Exhibit Showcaseから

今回のConferenceにあわせて、多くのベンダーが新製品のリリースを出すと共にその新製品をExhibit Showcaseに持ち込んで展示を行った。この中で気が付いたものをいくつかご紹介したい。

Fresco Logicは、昨年秋のIDFではFPGAの上にUSB 3.0のHost/Deviceを実装してのデモを行っていたが、今回はいきなりxHCI Host Controllerチップを持ち込んだ(Photo16)。同社は本来USB 3.0 Host/DeviceのIPを販売している筈だったのだが、なんと方針転換。IP販売は中止し(厳密にはこれは正確ではない。後述)、Host Controllerを製造するビジネスに切り替えたのだと言う。これに伴い、従来同社のProductsページに掲載されていたUSB Host/DeviceのIPは姿を消してしまった。

Photo16: 中央にあるのがそのチップ。

Photo17: こちらはFaraday Technologyのブースにおける動作デモの様子。Photo16と同じボードであるが、Photo16のFresco Logicのシールの下にはFaradayのシルクが入っていた訳だ。

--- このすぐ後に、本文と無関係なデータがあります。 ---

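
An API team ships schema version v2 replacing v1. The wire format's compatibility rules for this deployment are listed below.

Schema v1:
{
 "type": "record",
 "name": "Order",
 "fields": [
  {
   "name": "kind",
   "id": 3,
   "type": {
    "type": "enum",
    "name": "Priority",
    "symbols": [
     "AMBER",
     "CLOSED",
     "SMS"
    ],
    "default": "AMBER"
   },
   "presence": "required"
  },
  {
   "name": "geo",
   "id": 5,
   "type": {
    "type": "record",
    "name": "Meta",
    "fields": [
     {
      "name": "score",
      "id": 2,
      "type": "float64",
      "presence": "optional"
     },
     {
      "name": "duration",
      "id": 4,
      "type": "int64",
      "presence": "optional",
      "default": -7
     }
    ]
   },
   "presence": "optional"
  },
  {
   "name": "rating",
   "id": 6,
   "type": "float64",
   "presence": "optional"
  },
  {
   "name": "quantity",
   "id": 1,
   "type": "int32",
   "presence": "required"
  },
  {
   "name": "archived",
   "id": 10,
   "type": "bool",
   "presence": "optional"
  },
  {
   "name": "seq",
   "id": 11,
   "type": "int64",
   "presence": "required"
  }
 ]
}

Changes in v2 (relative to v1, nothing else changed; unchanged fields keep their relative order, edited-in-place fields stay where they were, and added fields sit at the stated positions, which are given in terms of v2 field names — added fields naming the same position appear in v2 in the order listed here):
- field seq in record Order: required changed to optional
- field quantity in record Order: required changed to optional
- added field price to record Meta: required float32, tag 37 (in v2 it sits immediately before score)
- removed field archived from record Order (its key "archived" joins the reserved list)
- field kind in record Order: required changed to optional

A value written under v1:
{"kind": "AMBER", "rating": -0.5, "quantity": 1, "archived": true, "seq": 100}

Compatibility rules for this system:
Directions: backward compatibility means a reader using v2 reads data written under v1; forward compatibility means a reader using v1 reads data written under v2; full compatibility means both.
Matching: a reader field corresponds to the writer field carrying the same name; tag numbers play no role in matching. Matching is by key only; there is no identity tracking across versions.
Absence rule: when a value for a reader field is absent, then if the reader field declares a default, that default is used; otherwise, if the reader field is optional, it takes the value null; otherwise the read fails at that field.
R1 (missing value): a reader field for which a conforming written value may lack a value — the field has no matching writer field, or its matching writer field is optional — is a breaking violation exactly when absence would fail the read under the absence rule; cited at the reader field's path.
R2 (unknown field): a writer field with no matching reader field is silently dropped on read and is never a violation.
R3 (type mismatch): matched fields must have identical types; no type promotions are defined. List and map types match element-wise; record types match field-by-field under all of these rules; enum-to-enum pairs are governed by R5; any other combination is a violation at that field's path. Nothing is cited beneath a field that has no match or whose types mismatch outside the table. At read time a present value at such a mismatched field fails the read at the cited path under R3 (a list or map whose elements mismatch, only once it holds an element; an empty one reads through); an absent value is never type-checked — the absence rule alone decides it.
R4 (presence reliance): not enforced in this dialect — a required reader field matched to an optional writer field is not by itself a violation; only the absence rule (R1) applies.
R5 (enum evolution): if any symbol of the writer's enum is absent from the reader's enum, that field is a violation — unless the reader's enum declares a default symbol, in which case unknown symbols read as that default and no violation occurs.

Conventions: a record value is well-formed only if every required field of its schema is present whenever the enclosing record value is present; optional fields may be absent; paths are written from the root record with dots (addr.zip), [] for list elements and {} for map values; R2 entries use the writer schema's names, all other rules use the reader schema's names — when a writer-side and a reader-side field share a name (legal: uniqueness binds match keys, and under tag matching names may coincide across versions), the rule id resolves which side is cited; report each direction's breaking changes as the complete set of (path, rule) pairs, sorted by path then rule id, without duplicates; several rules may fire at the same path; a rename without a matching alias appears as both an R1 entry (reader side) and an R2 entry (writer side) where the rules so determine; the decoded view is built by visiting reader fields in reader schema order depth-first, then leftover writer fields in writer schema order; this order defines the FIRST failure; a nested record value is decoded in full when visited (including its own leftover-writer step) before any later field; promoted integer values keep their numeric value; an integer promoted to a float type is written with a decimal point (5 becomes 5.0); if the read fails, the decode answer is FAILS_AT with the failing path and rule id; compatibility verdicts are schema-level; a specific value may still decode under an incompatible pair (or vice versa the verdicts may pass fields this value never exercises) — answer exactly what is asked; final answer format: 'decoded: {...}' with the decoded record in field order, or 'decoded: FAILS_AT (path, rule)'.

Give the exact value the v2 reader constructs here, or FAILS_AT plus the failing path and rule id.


the writer's type comes first in each Order pair
migrating the Order value to v2:
  kind := "AMBER"
  geo := null (not supplied -> null)
  rating := -0.5
  quantity := 1
  seq := 100
  writer archived: unmatched, discarded
  => decoded: {"kind": "AMBER", "geo": null, "rating": -0.5, "quantity": 1, "seq": 100}
the rest of the Order diff is inert for this question:
  field seq in record Order: required changed to optional -> a verdict-level change on Order — the shown value reads the same
  field quantity in record Order: required changed to optional -> a verdict-level change on Order — the shown value reads the same
  added field price to record Meta: required float32, tag 37 (in v2 it sits immediately before score) -> a verdict-level change on Order — the shown value reads the same
  field kind in record Order: required changed to optional -> a verdict-level change on Order — the shown value reads the same

decoded: {"kind": "AMBER", "geo": null, "rating": -0.5, "quantity": 1, "seq": 100}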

更に驚くべきはこのHost Controller、なんとUMCの130nmプロセスで製造されているとの事。Fresco Logic自身はあくまでLink層から上のIPしか持っておらず、PHYに関してはPIPEで接続する事になっていたが、このPHYを提供しているのはFaraday Technology。言ってみればFaraday TechnologyがFresco LogicのIPを独占的に買収し、チップの形で再販するようなビジネス形態になってしまったわけだ。

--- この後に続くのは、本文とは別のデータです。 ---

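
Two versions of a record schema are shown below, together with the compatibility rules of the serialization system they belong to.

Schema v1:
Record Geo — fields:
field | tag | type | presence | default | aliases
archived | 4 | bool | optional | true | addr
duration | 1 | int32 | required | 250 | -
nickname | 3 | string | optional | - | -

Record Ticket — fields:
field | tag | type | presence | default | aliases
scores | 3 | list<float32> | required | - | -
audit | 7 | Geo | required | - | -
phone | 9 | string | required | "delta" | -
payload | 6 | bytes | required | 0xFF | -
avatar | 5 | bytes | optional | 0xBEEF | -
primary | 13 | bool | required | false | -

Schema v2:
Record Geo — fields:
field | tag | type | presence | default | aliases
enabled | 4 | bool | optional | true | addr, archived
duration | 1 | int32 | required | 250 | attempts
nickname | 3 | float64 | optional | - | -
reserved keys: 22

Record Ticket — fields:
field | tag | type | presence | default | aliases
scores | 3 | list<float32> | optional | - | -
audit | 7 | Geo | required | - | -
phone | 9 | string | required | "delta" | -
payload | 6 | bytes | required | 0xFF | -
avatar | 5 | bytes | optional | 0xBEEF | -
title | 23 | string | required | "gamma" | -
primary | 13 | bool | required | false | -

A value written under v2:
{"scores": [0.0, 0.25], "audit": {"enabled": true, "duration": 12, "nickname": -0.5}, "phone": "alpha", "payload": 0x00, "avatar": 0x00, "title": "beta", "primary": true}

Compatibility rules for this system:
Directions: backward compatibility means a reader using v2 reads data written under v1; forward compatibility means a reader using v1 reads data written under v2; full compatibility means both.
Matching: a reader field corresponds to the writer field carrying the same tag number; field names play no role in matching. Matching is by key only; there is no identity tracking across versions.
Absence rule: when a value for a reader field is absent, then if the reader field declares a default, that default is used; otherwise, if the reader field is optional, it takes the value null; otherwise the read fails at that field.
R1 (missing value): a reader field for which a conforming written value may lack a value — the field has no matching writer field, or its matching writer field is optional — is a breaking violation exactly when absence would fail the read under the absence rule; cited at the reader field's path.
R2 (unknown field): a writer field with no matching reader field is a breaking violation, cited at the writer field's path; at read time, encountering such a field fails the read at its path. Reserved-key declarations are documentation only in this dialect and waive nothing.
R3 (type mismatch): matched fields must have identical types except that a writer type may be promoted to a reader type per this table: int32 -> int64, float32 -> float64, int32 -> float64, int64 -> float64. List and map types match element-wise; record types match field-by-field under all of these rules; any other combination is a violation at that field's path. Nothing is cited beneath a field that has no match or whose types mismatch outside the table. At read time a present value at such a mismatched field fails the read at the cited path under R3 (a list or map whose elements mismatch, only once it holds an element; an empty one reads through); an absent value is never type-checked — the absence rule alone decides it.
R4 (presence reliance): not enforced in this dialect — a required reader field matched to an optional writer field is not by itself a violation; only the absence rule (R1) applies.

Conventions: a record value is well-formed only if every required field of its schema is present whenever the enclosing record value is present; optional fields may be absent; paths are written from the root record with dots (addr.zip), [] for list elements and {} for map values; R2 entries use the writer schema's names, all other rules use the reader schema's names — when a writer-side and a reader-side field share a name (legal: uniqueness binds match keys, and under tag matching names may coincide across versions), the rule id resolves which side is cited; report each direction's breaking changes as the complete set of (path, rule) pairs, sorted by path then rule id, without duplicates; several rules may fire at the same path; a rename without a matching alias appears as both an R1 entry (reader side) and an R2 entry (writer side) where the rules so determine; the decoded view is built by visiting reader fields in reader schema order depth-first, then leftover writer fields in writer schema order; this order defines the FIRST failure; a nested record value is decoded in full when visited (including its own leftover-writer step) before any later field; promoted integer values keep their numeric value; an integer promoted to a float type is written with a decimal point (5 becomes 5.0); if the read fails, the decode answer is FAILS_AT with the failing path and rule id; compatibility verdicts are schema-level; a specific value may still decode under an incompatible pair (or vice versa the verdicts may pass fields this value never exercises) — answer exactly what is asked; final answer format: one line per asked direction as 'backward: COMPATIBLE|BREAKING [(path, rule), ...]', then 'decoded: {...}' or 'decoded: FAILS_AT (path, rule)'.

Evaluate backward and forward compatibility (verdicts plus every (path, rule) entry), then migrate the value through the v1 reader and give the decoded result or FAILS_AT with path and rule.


each type pair in Ticket: writer, then reader
checking backward for Ticket: reader v2 against writer v1:
  scores: list<float32> -> list<float32>, writer required; from scores
  audit: Geo -> Geo, writer required; from audit
  phone: string -> string, writer required; from phone
  payload: bytes -> bytes, writer required; from payload
  avatar: bytes -> bytes, writer optional; from avatar
  no writer field matches reader title
  primary: bool -> bool, writer required; from primary
  audit.enabled: bool -> bool, writer optional; from audit.archived
  audit.duration: int32 -> int32, writer required; from audit.duration
  audit.nickname: string -> float64, writer optional; from audit.nickname
  violation R3 at audit.nickname
  backward on Ticket therefore BREAKING (1)
checking forward for Ticket: reader v1 against writer v2:
  scores: list<float32> -> list<float32>, writer optional; from scores
  audit: Geo -> Geo, writer required; from audit
  phone: string -> string, writer required; from phone
  payload: bytes -> bytes, writer required; from payload
  avatar: bytes -> bytes, writer optional; from avatar
  primary: bool -> bool, writer required; from primary
  title (writer side), unknown to reader
  audit.archived: bool -> bool, writer optional; from audit.enabled
  audit.duration: int32 -> int32, writer required; from audit.duration
  audit.nickname: float64 -> string, writer optional; from audit.nickname
  violation R3 at audit.nickname
  violation R1 at scores
  violation R2 at title
  forward on Ticket therefore BREAKING (3)
decode walk for Ticket under reader schema v1:
  scores := [0.0, 0.25]
  audit.archived := true (from writer enabled)
  audit.duration := 12
  read fails at audit.nickname under R3
  => FAILS_AT (audit.nickname, R3)

backward: BREAKING [(audit.nickname, R3)]; forward: BREAKING [(audit.nickname, R3), (scores, R1), (title, R2)]; decoded: FAILS_AT (audit.nickname, R3)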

Faraday Technology自体はUMCとの関係が深く、そんなわけでUMCの130nmを使っての製造となったが、130nmクラスだとその他のファウンダリ(例えばTSMCなど)でも殆ど差は無いので、他のファウンダリを使うことも技術的には可能だとか。またFaraday Technology自身はASIC Serviceなども行っており、例えばUSB DeviceのASIC製造を請け負う際に、USB Device ControllerにFresco Logicがかつて提供していたUSB 3.0 Device IPを組み込むような形でのIP提供も可能という話であった。またBase Driverに関してはIntelが提供するxHCI Driverがそのまま使えるそうで、事実PILにおいても同社のHost ControllerとIntelのxHCI Driverの形でテストを行っているそうだ(もっともこれは、NECの様なWindows XPのサポートは期待できないという事でもあるのだが)。

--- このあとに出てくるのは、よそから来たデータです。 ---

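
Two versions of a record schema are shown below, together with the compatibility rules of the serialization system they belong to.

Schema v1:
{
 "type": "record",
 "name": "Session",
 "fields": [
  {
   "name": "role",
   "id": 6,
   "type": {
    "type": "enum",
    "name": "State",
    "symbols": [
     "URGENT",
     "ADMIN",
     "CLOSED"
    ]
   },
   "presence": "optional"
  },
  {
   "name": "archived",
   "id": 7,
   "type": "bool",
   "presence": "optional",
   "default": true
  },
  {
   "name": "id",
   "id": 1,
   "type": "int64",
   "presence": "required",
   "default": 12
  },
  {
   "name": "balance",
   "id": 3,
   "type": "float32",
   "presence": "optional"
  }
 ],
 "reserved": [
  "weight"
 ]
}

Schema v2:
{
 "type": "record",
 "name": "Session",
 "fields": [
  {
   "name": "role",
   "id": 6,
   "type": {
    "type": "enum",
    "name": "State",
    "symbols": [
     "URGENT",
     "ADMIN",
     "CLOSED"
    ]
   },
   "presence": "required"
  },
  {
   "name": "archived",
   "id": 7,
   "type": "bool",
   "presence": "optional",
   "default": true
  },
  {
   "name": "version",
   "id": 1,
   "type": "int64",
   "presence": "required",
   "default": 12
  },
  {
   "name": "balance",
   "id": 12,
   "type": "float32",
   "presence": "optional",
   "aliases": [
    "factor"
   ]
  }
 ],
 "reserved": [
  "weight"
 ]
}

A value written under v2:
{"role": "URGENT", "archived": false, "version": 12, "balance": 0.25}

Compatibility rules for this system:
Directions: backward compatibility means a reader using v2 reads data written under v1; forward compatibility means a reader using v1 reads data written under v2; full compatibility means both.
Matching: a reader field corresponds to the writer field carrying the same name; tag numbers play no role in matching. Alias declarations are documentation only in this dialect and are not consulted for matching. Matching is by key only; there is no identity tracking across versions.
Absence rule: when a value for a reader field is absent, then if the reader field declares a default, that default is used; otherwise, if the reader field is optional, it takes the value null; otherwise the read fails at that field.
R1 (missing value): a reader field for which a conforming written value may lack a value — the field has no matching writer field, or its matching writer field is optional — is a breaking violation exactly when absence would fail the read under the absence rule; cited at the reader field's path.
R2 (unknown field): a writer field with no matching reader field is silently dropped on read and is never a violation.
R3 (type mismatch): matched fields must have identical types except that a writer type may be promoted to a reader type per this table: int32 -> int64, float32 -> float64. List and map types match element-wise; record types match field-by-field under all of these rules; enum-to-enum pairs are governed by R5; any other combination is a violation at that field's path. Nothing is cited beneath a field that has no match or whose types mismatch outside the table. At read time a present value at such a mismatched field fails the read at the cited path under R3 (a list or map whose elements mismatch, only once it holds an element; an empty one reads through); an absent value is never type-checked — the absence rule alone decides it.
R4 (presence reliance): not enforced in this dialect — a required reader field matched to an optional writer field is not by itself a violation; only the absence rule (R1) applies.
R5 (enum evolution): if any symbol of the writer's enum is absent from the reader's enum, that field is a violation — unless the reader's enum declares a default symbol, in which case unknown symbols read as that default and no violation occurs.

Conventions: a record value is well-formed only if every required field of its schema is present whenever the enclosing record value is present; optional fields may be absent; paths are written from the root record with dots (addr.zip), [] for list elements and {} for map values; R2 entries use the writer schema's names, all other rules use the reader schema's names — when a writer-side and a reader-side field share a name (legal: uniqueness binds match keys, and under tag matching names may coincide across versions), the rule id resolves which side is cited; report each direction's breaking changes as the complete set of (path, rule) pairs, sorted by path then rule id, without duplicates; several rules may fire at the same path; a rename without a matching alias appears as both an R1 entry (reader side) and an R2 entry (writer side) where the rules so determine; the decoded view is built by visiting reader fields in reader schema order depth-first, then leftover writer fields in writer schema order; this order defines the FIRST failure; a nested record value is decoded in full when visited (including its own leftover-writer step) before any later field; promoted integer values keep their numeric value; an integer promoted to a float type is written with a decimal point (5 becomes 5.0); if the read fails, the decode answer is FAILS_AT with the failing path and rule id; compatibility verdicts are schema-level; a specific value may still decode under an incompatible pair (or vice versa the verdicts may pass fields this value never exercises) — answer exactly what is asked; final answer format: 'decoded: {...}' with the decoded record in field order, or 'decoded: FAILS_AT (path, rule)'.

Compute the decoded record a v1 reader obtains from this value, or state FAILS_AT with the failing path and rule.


each type pair in Session: writer, then reader
decoding the Session value with the v1 reader:
  role := "URGENT"
  archived := false
  id := 12 (missing; default applied)
  balance := 0.25
  writer version: no reader field; dropped
  => decoded: {"role": "URGENT", "archived": false, "id": 12, "balance": 0.25}
diffs on Session not affecting the asked answer:
  field role in record Session: optional changed to required -> schema-level compatibility only; this Session value's decode is unchanged
  renamed field id to version in record Session -> inert under this dialect — no rule fires on Session and the result does not move
  field balance in record Session: tag 3 changed to 12 -> inert under this dialect — no rule fires on Session and the result does not move

decoded: {"role": "URGENT", "archived": false, "id": 12, "balance": 0.25}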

ちなみに価格などは「今はまだ言えないが、もしCOMPUTEXに来るなら、Backdoor Meetingの時に教えてあげる(笑)」という返事が返ってきた。ただ130nmという枯れたプロセスであり、製造原価自体はかなり安いと思われる。NECの方はサンプル価格が\1,500であるとすでに公開されているが、おそらくこれと同等以下での提供になると思われる。